In October 2021, ProShares introduced the Bitcoin Strategy Fund, a first-of-its-kind futures-linked ETF that began trading as BITO on the New York Stock Exchange. Designed to offer investors exposure to bitcoin (BTC) minus the requirement to actually own the cryptocurrency. The ETF trades in regulated, cash-settled bitcoin futures listed on the Chicago Mercantile Exchange (CME).
However, its inauguration provoked speculation that BITO and similar future-based ETFs would underperform bitcoin due to costs tied to the rolling over of futures contracts: selling expiring contracts and purchasing the next set. The condition known as contango, where longer-dated futures contracts trade at a premium to those nearing expiry, typically intensifies in bull markets, increasing the associated costs, or ‘contango bleed’.
Nonetheless, Simeon Hyman, a global investment strategist at ProShares, dismisses this perspective as misguided. He highlighted that through to mid July 2022, BITO returned -54.5% compared to Bitcoin’s -51.5%, attributing over half that slight difference to BITO’s annual fee of 95bps.
Bitcoin’s recent rally and the subsequent broadening of contango at the end of June rekindled apprehensions about the roll costs and fortified the push for spot-based ETFs.

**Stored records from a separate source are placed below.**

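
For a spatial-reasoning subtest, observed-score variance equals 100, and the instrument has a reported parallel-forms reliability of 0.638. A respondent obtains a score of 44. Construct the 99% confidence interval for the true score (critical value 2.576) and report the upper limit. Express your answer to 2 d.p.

59.50

σ = 100^(1/2) = 10.0000
SEM = 10.0000×√(1 − 0.6380) ≈ 6.0166
Margin = 2.576 × 6.0166 ≈ 15.4989
Upper limit = 44 + 15.4989 ≈ 59.4989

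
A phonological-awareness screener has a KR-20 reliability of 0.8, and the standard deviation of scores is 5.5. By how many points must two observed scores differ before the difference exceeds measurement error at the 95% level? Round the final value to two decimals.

6.82

The standard error of measurement is 5.500×√(1 − 0.800) ≈ 5.500×0.447 ≈ 2.460.
Standard error of the difference = 2.460·√2 ≈ 3.479
Smallest detectable difference = 1.96×3.479 ≈ 6.818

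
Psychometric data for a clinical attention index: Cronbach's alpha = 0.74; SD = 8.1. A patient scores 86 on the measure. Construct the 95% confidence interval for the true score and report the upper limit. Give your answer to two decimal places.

94.10

The standard error of measurement is 8.10000·√(1 − 0.74000) ≈ 8.10000·0.50990 ≈ 4.13021.
Margin = 1.96 · 4.13021 ≈ 8.09520
Upper bound: 86 + 8.09520 = 94.09520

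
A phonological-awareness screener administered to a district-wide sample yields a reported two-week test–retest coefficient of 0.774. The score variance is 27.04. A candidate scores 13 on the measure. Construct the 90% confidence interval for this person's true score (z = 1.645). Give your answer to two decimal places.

[8.93, 17.07]

σ = 27.04^(1/2) = 5.20000
SEM = 5.20000·√(1 − 0.77400) ≈ 2.47205
1.645 · SEM ≈ 4.06653
Interval: (8.93347, 17.06653)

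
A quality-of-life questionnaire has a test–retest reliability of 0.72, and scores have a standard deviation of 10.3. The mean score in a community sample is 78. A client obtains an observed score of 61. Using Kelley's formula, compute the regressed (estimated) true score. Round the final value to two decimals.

65.76

T̂ = 0.7200(61) + 0.2800(78) ≃ 65.7600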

These would directly invest in Bitcoin, eliminating the necessity for rolling over positions. Given this, a noteworthy number of traditional finance bigwigs and conglomerates including those such as BlackRock and Invesco submitted applications to the U.S. Securities and Exchange Commission (SEC) for spot-based bitcoin ETFs.

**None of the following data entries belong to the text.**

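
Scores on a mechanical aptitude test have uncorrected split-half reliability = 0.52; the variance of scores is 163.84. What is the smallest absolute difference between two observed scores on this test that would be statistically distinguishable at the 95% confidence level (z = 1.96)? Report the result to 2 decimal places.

SD = √163.84 = 12.800
Spearman-Brown: r = 2(0.52) / (1 + 0.52) = 1.040 / 1.520 ≈ 0.684
SEM = 12.800×√(1 − 0.684) ≈ 7.193
Standard error of the difference = 7.193·√2 ≈ 10.172
Smallest detectable difference = 1.96×10.172 ≈ 19.938

19.94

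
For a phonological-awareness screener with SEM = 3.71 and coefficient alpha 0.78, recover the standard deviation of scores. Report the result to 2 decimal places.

SD = SEM / √(1 − r) = 3.71 / √0.2200 ≈ 3.71 / 0.4690 ≈ 7.9097

7.91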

Hyman stated that BITO is maintaining key parity with the spot price, largely due to the fund’s interest income from cash holdings compensating for the roll costs. These roll costs are particularly sensitive to the fluctuation of interest rates in the U.S. economy. Hyman explains, “The Fed’s raising of the benchmark interest rate by 500 basis points since March 2022 has been a key driver of those premiums, and consequently the roll costs of a bitcoin futures strategy.”

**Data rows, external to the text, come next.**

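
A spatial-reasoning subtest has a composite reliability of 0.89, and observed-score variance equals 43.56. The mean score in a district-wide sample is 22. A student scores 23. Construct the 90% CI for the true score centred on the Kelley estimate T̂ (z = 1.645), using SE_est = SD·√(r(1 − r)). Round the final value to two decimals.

SD = √43.56 ≈ 6.6000
T̂ = 0.8900(23) + 0.1100(22) ≈ 22.8900
SE_est = 6.6000*√(0.8900*0.1100) ≈ 2.0651
90% CI: 22.8900 ± 3.3970 ≈ (19.4930, 26.2870)

[19.49, 26.29]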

ProShares insists that BITO’s performance and flows are indicative of the efficacy of a bitcoin futures approach within an ETF and sustained investor interest, having accumulated $1.1 billion AUM as of mid-July. The possible advent of spot-based ETFs is expected to significantly unlock institutional money channels. Conversely, Hyman argues that it is difficult to predict the impact of potential spot ETFs on existing future-based products.